Another thing that I am starting to have trouble with is getting my sneakers on and off. My tummy is starting to get in my way. Last Sunday evening I was changing to go to Bible study and almost went in my athletic pants because I did not want to bend over and take my sneakers off and put them back on! (Anyone else having this problem?)
I do moderate exercise five days a week and try to get to my 10000 steps every day. I still feel like anything I eat, healthy or not, is going straight to fluff. I know it is inevitable but it has been really hard for me to watch my mid section and my thighs/glutes get fluffy despite my best efforts.
- I am having a hard time finding maternity clothes that I like. I mentioned earlier that I hate things tight around the tummy. Well, annoyingly that seems to be the trend. Put on your tightest shirt you can find to show your bump off. Or another annoying trend is bare bump pictures. YUK! I am sorry I don’t want to see your nasty mommy stretched out tummy. I am having a hard enough time facing mine in the mirror. I just ain’t appealing.
- I almost feel guilty that I am not gushing like a lot of my friends are. I am not bouncing around squealing with delight that I am having a baby. Yes, I am very happy about having my first child but I am not gushing about it. It seems to me that most pregnant ladies are portrayed as having to gush and glow about becoming a mommy. I am almost bizarrely strangely calm about becoming a mom. At this point I am peaceful. I have a little gift from God growing inside of me. Maybe I will start getting a little gushier when I find out what I am having.
- This goes along with the previous point. I really have no desire to post weekly pictures on social media and I really have no desire to post much about my pregnancy on social media. It is almost like I want to keep this to myself. I want to keep it quiet and savor it. I want to share with my closest friends and family, not everyone who I am remotely acquainted with. I may post a bit more when I am further along but for now, I just don’t feel like it or want to. (Here I am saying this as I blog about it! LOL)

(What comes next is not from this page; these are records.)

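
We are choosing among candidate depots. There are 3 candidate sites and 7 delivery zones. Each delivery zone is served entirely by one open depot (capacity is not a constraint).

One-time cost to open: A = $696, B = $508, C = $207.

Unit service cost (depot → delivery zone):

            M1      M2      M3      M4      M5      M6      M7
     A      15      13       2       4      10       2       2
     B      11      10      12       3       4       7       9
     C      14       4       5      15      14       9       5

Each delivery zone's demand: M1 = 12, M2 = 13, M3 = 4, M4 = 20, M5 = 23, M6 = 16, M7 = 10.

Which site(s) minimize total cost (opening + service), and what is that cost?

Open B only; minimum total cost 1172.

For any fixed open set, each delivery zone goes to its cheapest open site; total = fixed + service.
{B}: M1→B 11·12=132, M2→B 10·13=130, M3→B 12·4=48, M4→B 3·20=60, M5→B 4·23=92, M6→B 7·16=112, M7→B 9·10=90. Service 664; fixed 508; total 1172.
{B, C}: M1→B 11·12=132, M2→C 4·13=52, M3→C 5·4=20, M4→B 3·20=60, M5→B 4·23=92, M6→B 7·16=112, M7→C 5·10=50. Service 518; fixed 715; total 1233.
{C}: M1→C 14·12=168, M2→C 4·13=52, M3→C 5·4=20, M4→C 15·20=300, M5→C 14·23=322, M6→C 9·16=144, M7→C 5·10=50. Service 1056; fixed 207; total 1263.
{A, B, C}: M1→B 11·12=132, M2→C 4·13=52, M3→A 2·4=8, M4→B 3·20=60, M5→B 4·23=92, M6→A 2·16=32, M7→A 2·10=20. Service 396; fixed 1411; total 1807.
(All 7 nonempty subsets were checked; B only is lowest.)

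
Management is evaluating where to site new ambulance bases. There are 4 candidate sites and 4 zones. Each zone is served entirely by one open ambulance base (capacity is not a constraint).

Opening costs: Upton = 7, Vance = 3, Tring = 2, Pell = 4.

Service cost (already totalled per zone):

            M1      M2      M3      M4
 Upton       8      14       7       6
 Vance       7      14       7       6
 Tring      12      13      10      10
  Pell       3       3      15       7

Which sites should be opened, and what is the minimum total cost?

Open Vance and Pell; minimum total cost 26.

For any fixed open set, each zone goes to its cheapest open site; total = fixed + service.
{Vance, Pell}: M1→Pell 3, M2→Pell 3, M3→Vance 7, M4→Vance 6. Service 19; fixed 7; total 26.
{Vance, Tring, Pell}: service 19 + fixed 9 = 28
{Tring, Pell}: M1→Pell 3, M2→Pell 3, M3→Tring 10, M4→Pell 7. Service 23; fixed 6; total 29.
{Upton, Vance, Tring, Pell}: service 19 + fixed 16 = 35
No other subset beats 26.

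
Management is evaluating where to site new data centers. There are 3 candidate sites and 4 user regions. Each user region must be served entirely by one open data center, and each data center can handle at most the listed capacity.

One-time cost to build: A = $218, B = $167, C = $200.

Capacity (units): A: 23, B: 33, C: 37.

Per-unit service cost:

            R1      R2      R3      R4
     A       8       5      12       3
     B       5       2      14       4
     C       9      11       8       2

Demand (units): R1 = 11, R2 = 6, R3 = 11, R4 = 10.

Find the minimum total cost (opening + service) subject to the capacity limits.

Minimum total cost: 542

Open {B, C}: R1→B 5·11=55, R2→B 2·6=12, R3→C 8·11=88, R4→C 2·10=20.
Loads: B carries 17/33, C carries 21/37. Service 175; fixed 367; total 542.
Next best feasible plan costs 562.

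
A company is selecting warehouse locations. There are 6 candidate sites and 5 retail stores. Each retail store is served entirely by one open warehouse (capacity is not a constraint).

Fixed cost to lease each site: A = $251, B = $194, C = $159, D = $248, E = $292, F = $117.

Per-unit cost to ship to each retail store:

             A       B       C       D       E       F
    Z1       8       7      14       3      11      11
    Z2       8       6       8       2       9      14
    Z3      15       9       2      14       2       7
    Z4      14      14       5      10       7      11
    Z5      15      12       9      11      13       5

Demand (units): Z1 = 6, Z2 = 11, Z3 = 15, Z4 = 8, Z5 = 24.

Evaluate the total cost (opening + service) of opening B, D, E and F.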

- The first-trimester fatigue was murder. I have always been high energy. I love to exercise and taking walks. My first trimester I was soooooooo sleepy. I had a hard time staying awake at work. I was so thankful that I had a desk job and we were super slow. There were afternoons that I actually fell asleep at my desk while working. I would go to bed around 8 completely exhausted. I would get up at 6:15 am still feeling exhausted and barely able to exercise. Actually one of the first things that tipped me off something was changing was my exhaustion. I thought it was just that time of the month coming on. Nope, it was a little bundle of joy growing inside of me.
- Nausea. I was nauseated the first but never really threw up. I still have some nausea in my second trimester but it has really subsided a lot. I remember the first trimester nothing sounded good to eat. I was wanting salty food and the thought of sweets made me sick. Even smelling my beloved coffee sent me into a wave of nauseated nastiness. I was constantly chewing peppermint flavored gum to keep nausea at bay.
I hope this did not sound like a complaint session. I am just voicing some of the things I personally have been going through. I am hoping that maybe this will be an encouragement to someone else who feels like a momma misfit.
What problems are you having/did you have while you were pregnant. If you feel comfortable sharing I would love to know. Maybe you will encourage some of my other readers.